Before testing out the Hydrow rower, I was a rowing newbie. It was probably one of the only major exercise modalities I haven’t tried, and I’ve dabbled in a whole bunch.

In fact, if I were to sum up my workout history in one word, it would probably be eclectic. As a kid, I tried ballet, tennis, and kung fu, and ultimately realized I didn’t really enjoy any of them. I picked up walking and bodyweight workouts in high school, and got to know cardio equipment, weight machines, and dumbbells pretty well in college. Then came an endless stream of TRX, HIIT, and dance classes, a yoga certification, a love/hate relationship with the Pilates reformer, and a hard-core Peloton addiction. 

In all that time, though, I haven’t really dipped my toe into rowing. The one time I did attempt to operate an indoor rower, my fiancé—who spent a semester on his university crew team—had some, um, notes. My form was off, and it made the experience not so pleasant. I had no real concept of how to position my body, and I walked away from a five-minute session with achy traps and a sore lower back. 

So when Hydrow offered to send me its Original Rower to test, I felt a bit out of my league—but excited to give it a shot. As rowing has risen in popularity thanks to its strength-building benefits and aptitude for efficient cardiovascular conditioning, I felt like this opportunity might allow me to really find out what all the fuss is about. 

About the Hydrow

Because Hydrow is a smart rower, it offers a ton of rowing classes—including many which are instructional and geared toward beginners, as well as Journey-style classes, which don’t give set paces, callouts, or even feature an instructor—so I thought it would be a great way to ease in. Plus, the platform also goes beyond rowing, offering classes for strength, yoga, stretching, and more, which fit right in line with my regular fitness routine.

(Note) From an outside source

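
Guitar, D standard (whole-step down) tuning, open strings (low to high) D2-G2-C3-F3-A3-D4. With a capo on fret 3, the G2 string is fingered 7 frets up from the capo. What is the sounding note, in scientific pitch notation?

F3

The capo raises the open G2 by 3 semitones to A#2; fretting 7 more gives G2 + 3 + 7 = G2 + 10 semitones = F3.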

Over the span of a pretty steep three-week learning curve, I learned I actually enjoy a lot of aspects about rowing—and specifically, Hydrow. While the machine has a bit of room for modest improvements, it formally (and successfully) introduced me to a workout modality I’d written off as too technical and difficult for my level, and helped me hone my form, confidence, and power. Here’s my full Hydrow rower review.

How I Tested

I based my review off the criteria SELF’s panel of fitness experts recommended for evaluating rowing machines, including things like noise level, ease of maintenance, size and storage, and special features. The original Hydrow rower that I tested retails for $2,495, and I tested it with its membership. While the company says a membership isn’t required, it’s “strongly encouraged” because that’s the only way users can gain access to the exclusive library of live and on-demand classes. That membership will set you back another $44 a month (or $528 per year if you pay annually), but you only need to purchase one membership for your household, so if you have multiple family members or roommates using the machine, everyone can create their own profile under a single membership.